As in his previous works, Fahrner writes mainly about people. He likes his characters, and he cheers them on. This doesn’t mean, however, that he idealizes their lives in any way. The author, too, has his fingers crossed that they’ll find the right path. But where will the path lead? Homewards, towards the heart . . .
Perhaps no other Czech author shows such empathy for his characters in precise description of a modern world where people can do whatever they choose but rarely change anything as a result. - Ondřej Horák
"We can imagine Bláznův kabát / The Madman's Coat as a map of Europe, on part of which the author has drawn in the trajectories of several characters. The novel begins in 1980s Czechoslovakia, but most of it then takes place after the fall of the Iron Curtain, when the floodgates opened up not only at the borders between states, but also in perspectives and the opportunities to choose your own life path and strategy. So for example the originally strongly unconventional Šárka shifts gear to become a respectable bourgeois professional, because (to retain the vocabulary of the novel) she found Radek had worn the madman's coat too much."

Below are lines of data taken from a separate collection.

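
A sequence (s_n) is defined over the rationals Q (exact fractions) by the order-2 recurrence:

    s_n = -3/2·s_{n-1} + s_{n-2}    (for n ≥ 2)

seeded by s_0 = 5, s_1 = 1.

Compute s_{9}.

s_2 = -3/2·1 + 1·5 = 7/2
s_3 = -3/2·7/2 + 1·1 = -17/4
s_4 = -3/2·-17/4 + 1·7/2 = 79/8
s_5 = -3/2·79/8 + 1·-17/4 = -305/16
s_6 = -3/2·-305/16 + 1·79/8 = 1231/32
s_7 = -3/2·1231/32 + 1·-305/16 = -4913/64
s_8 = -3/2·-4913/64 + 1·1231/32 = 19663/128
s_9 = -3/2·19663/128 + 1·-4913/64 = -78641/256

-78641/256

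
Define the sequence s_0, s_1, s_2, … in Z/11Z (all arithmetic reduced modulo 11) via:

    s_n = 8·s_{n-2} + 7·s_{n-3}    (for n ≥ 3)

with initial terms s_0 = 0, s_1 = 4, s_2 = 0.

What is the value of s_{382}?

s_3 = 0·0 + 8·4 + 7·0 = 10
s_4 = 0·10 + 8·0 + 7·4 = 6
s_5 = 0·6 + 8·10 + 7·0 = 3
s_6 = 0·3 + 8·6 + 7·10 = 8
s_7 = 0·8 + 8·3 + 7·6 = 0
s_8 = 0·0 + 8·8 + 7·3 = 8
s_9 = 0·8 + 8·0 + 7·8 = 1
s_10 = 0·1 + 8·8 + 7·0 = 9
s_11 = 0·9 + 8·1 + 7·8 = 9
s_12 = 0·9 + 8·9 + 7·1 = 2
s_13 = 0·2 + 8·9 + 7·9 = 3
s_14 = 0·3 + 8·2 + 7·9 = 2
s_15 = 0·2 + 8·3 + 7·2 = 5
s_16 = 0·5 + 8·2 + 7·3 = 4
s_17 = 0·4 + 8·5 + 7·2 = 10
s_18 = 0·10 + 8·4 + 7·5 = 1
s_19 = 0·1 + 8·10 + 7·4 = 9
s_20 = 0·9 + 8·1 + 7·10 = 1
s_21 = 0·1 + 8·9 + 7·1 = 2
s_22 = 0·2 + 8·1 + 7·9 = 5
s_23 = 0·5 + 8·2 + 7·1 = 1
s_24 = 0·1 + 8·5 + 7·2 = 10
s_25 = 0·10 + 8·1 + 7·5 = 10
s_26 = 0·10 + 8·10 + 7·1 = 10
s_27 = 0·10 + 8·10 + 7·10 = 7
s_28 = 0·7 + 8·10 + 7·10 = 7
s_29 = 0·7 + 8·7 + 7·10 = 5
s_30 = 0·5 + 8·7 + 7·7 = 6
s_31 = 0·6 + 8·5 + 7·7 = 1
s_32 = 0·1 + 8·6 + 7·5 = 6
s_33 = 0·6 + 8·1 + 7·6 = 6
s_34 = 0·6 + 8·6 + 7·1 = 0
s_35 = 0·0 + 8·6 + 7·6 = 2
s_36 = 0·2 + 8·0 + 7·6 = 9
s_37 = 0·9 + 8·2 + 7·0 = 5
s_38 = 0·5 + 8·9 + 7·2 = 9
s_39 = 0·9 + 8·5 + 7·9 = 4
s_40 = 0·4 + 8·9 + 7·5 = 8
s_41 = 0·8 + 8·4 + 7·9 = 7
s_42 = 0·7 + 8·8 + 7·4 = 4
s_43 = 0·4 + 8·7 + 7·8 = 2
s_44 = 0·2 + 8·4 + 7·7 = 4
s_45 = 0·4 + 8·2 + 7·4 = 0
s_46 = 0·0 + 8·4 + 7·2 = 2
s_47 = 0·2 + 8·0 + 7·4 = 6
s_48 = 0·6 + 8·2 + 7·0 = 5
s_49 = 0·5 + 8·6 + 7·2 = 7
s_50 = 0·7 + 8·5 + 7·6 = 5
s_51 = 0·5 + 8·7 + 7·5 = 3
s_52 = 0·3 + 8·5 + 7·7 = 1
s_53 = 0·1 + 8·3 + 7·5 = 4
s_54 = 0·4 + 8·1 + 7·3 = 7
s_55 = 0·7 + 8·4 + 7·1 = 6
s_56 = 0·6 + 8·7 + 7·4 = 7
s_57 = 0·7 + 8·6 + 7·7 = 9
s_58 = 0·9 + 8·7 + 7·6 = 10
s_59 = 0·10 + 8·9 + 7·7 = 0
s_60 = 0·0 + 8·10 + 7·9 = 0
s_61 = 0·0 + 8·0 + 7·10 = 4
s_62 = 0·4 + 8·0 + 7·0 = 0
(s_60, s_61, s_62) = (0, 4, 0) = (s_0, s_1, s_2), so the sequence has period 60.
382 ≡ 22 (mod 60), hence s_382 = s_22 = 5.

5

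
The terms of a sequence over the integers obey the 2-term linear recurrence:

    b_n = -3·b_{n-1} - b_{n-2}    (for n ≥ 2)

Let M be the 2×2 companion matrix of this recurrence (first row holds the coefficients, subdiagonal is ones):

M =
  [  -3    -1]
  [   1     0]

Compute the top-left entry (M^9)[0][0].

(M^9)[0][0] is the top entry after applying M 9 times to the unit state (1, 0). Equivalently it is h_{10} for the auxiliary sequence (h_n) obeying the same recurrence with h_1 = 1 and h_i = 0 for 0 ≤ i < 1:
h_2 = -3·1 + -1·0 = -3
h_3 = -3·-3 + -1·1 = 8
h_4 = -3·8 + -1·-3 = -21
h_5 = -3·-21 + -1·8 = 55
h_6 = -3·55 + -1·-21 = -144
h_7 = -3·-144 + -1·55 = 377
h_8 = -3·377 + -1·-144 = -987
h_9 = -3·-987 + -1·377 = 2584
h_10 = -3·2584 + -1·-987 = -6765

-6765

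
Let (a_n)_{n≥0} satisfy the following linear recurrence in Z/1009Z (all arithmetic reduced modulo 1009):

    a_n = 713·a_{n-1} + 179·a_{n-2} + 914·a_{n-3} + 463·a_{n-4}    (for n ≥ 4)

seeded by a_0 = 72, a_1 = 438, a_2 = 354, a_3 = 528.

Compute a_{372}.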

Josef Chuchma, Lidové noviny
“In novels the present is rather difficult to depict in a way that makes it comprehensible and believable. This is probably why huge historical novels are more popular these days along with non-fiction. In Martin Fahrner’s fourth prose work, which he has called The Madman’s Coat, he has chosen the form of brief testimonies by several characters. Out of these discourses a story gradually emerges, branching out from the 1970s to the present day.
The introduction belongs to a Czech family, but it gradually turns into a kind of European mosaic, in which the fortunes of the Czechs merge with those of other Europeans. In Fahrner’s view, however, nationality does not seem to be that important - except in the case of a woman who escaped the hell of turbulent Yugoslavia. But thanks to this contradiction, Fahrner has succeeded in portraying the adriftness, the prolixity and the uncertainty that is becoming increasingly characteristic of Europe. If that were the end of the matter, Fahrner’s attempt to depict the present day would be just another commonplace descriptive prose work, but The Madman’s Coat aims to find a way out, if you will, an understanding or a reconciliation. The people he has populated his book with manage to make sense of life - no matter how much that may sound like a cliché. Fahrner has the German trucker known as the Skater, who is no intellectual but actually something of a dimwit, remark about a couple who managed this and who were said by some drivers to have been seen by them in some parking lot: Sat on folding chairs, they held each other’s hands and read to a child from a book. It was said to be surely them and they looked happy. I won’t make any excuses for them. Nothing against anyone. I know it’s necessary, and this way this world without love is filled up. Yes, it is this simple, and Martin Fahner has hit upon it. His mosaic novel The Madman’s Coat is published by Druhé město.”
Zdenko Pavelka, Knižní pól, Kosmas
“What is of interest is the sophisticated form that the author has chosen to tell a rather diffuse tale set in the 1980s and 1990s, involving the alternating speeches of over a dozen various protagonists.
(…)
Thanks to his interesting life experience, Fahner has been able to draw extensively from his own past, so the dividing line between real events and fiction is quite blurred. Although a lot of experiences from the author’s life appear in this book (his work as a guide in the Tatras, driving a truck, his sick child), they are adapted in various ways.
(…)
His latest work in the proverbial Czech literary pond is one of his meatier pieces.”